Since colonial times, landholding has been characterized by a situation of legal dualism, in which both a state-sanctioned property regime and a communal neocustomary regime coexist. This research constitutes an expansion of my dissertation research examining the 2009 Burkinabè land reform and its aftermath which shows the emergence of novel relations between state and common (i.e. between state and (neo)customary property regimes) with the emergence of unforeseen hybrid land management institutions. My work showed that in the Burkinabè case as well as in other West African settings, contrary to claims in much of the titling literature, the shift from a situation of ubiquitous state property in the 1980s to the legal or formal recognition of customary property rights in the 2000s, has failed to systematically improve the poor or landless peasants’ livelihood. This research instead draws attention to the limitations of the formal recognition of customary property rights. Although it probably constitutes a necessary step for rural social justice and economic development, the mere legal recognition of customary rights is insufficient: the role of the state has too long been minimized by northern-imposed neoliberal doctrines and internal conflicts over the use of state power, and ‘market-oriented’ land reforms have equally destabilized customary land ownership regimes, which has resulted in creeping processes of land commodification and proletarianization of the peasantry.
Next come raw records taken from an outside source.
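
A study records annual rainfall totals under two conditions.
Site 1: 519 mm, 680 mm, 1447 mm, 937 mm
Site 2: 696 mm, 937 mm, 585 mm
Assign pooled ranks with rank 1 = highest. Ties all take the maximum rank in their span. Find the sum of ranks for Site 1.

16

Sorted (descending): 1447, 937, 937, 696, 680, 585, 519
The 2 values of 937 occupy positions 2–3 → each gets rank 3.
Site 1 values → pooled ranks: 519→7, 680→5, 1447→1, 937→3
Rank sum = 7 + 5 + 1 + 3 = 16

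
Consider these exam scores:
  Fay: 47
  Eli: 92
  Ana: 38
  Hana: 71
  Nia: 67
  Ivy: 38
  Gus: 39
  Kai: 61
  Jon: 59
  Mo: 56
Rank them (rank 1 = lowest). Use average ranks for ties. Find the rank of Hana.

Sorted (ascending): 38, 38, 39, 47, 56, 59, 61, 67, 71, 92
The 2 values of 38 occupy positions 1–2 → average rank (1+2)/2 = 1.5.
Hana has value 71 → rank 9.

9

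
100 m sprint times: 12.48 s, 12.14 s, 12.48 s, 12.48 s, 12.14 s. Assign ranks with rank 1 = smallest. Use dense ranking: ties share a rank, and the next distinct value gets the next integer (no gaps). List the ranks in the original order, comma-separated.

2, 1, 2, 2, 1

Sorted (ascending): 12.14, 12.14, 12.48, 12.48, 12.48
The 2 values of 12.14 share dense rank 1.
The 3 values of 12.48 share dense rank 2.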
This article pursues two main objectives. First, it proposes to open an interdisciplinary dialogue between two literatures. The scholarship on rural land property rights has long argued for the necessary formal recognition of customary property in sub-Saharan Africa, either to accelerate land commodification or to protect users' land rights. Scholars of the agrarian question have claimed that changes in land use, the proletarianization of the peasantry, and the transformation of social and economic relations are but consequences of the penetration of capitalist relations in rural areas (Banaji, 1976; Bernstein, 2010; Byres, 1996). However, the literature on rural land property and titling has focused on legal and de facto property relations as the primary determinant of both economic inefficiency and social inequalities (Atwood, 1990; Cotula, Toulmin, & Hesse, 2004; De Soto, 2000), not taking sufficient account of long-run changes in agrarian class structures and social relations of production.
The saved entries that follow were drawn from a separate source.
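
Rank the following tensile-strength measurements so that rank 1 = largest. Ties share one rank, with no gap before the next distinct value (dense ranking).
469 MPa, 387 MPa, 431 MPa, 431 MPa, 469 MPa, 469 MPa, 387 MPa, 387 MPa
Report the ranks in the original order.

1, 3, 2, 2, 1, 1, 3, 3

Sorted (descending): 469, 469, 469, 431, 431, 387, 387, 387
The 3 values of 469 share dense rank 1.
The 2 values of 431 share dense rank 2.
The 3 values of 387 share dense rank 3.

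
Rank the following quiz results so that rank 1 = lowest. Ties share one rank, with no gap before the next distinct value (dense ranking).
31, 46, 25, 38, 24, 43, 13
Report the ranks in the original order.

Sorted (ascending): 13, 24, 25, 31, 38, 43, 46
No ties — each value takes its position as its rank.

4, 7, 3, 5, 2, 6, 1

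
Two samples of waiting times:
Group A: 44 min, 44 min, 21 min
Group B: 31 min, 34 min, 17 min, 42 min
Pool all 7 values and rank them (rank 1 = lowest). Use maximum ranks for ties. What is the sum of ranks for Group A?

16

Sorted (ascending): 17, 21, 31, 34, 42, 44, 44
The 2 values of 44 occupy positions 6–7 → each gets rank 7.
Group A values → pooled ranks: 44→7, 44→7, 21→2
Rank sum = 7 + 7 + 2 = 16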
Second, this research examines the current state of rural land management in several sub-Saharan African countries at a time of profound transformations in rural land property relations. Land tenure laws and practices in sub-Saharan Africa have followed different paths in states’ attempts at solving or burying the tensions between neocustomary land tenure and statist property. We argue that the sub-Saharan countries studied here may be represented on a continuum of relations between state property and neocustomary landholding, where at one end of the spectrum, countries such as Mauritania abolished customary tenure and declared the state as sole owner of land. At the other end of the spectrum, Burkina Faso (following the footsteps of the landmark 1998 Uganda land reform) passed some of the most radical land reforms in Africa and fully recognize customary or community property, structurally reducing state property to meager areas.
Between these two extremes, Senegal represents a case where the State owns and manages the land in the general interest of the nation, but marginally recognizes customary rights and community land management at the local level. Still in between but much more favorable to customary rights are the case of Ivory Coast, in which the state does recognize customary land tenure, but only as transitory rights of inferior value to titled property, and that need to be formally registered within a certain time to be valid. This detailed and empirically grounded study of sub-Saharan African current agrarian transformations produces a novel analytical frame that envisions land law reforms as the outcome of competition and compromise between public and customary regimes. My previous research on the Burkinabè case notably points to the existence of new forms of state interventions that depart from the top-down approach of the developmental state, and build an unprecedented alliance with customary communal property and the peasantry.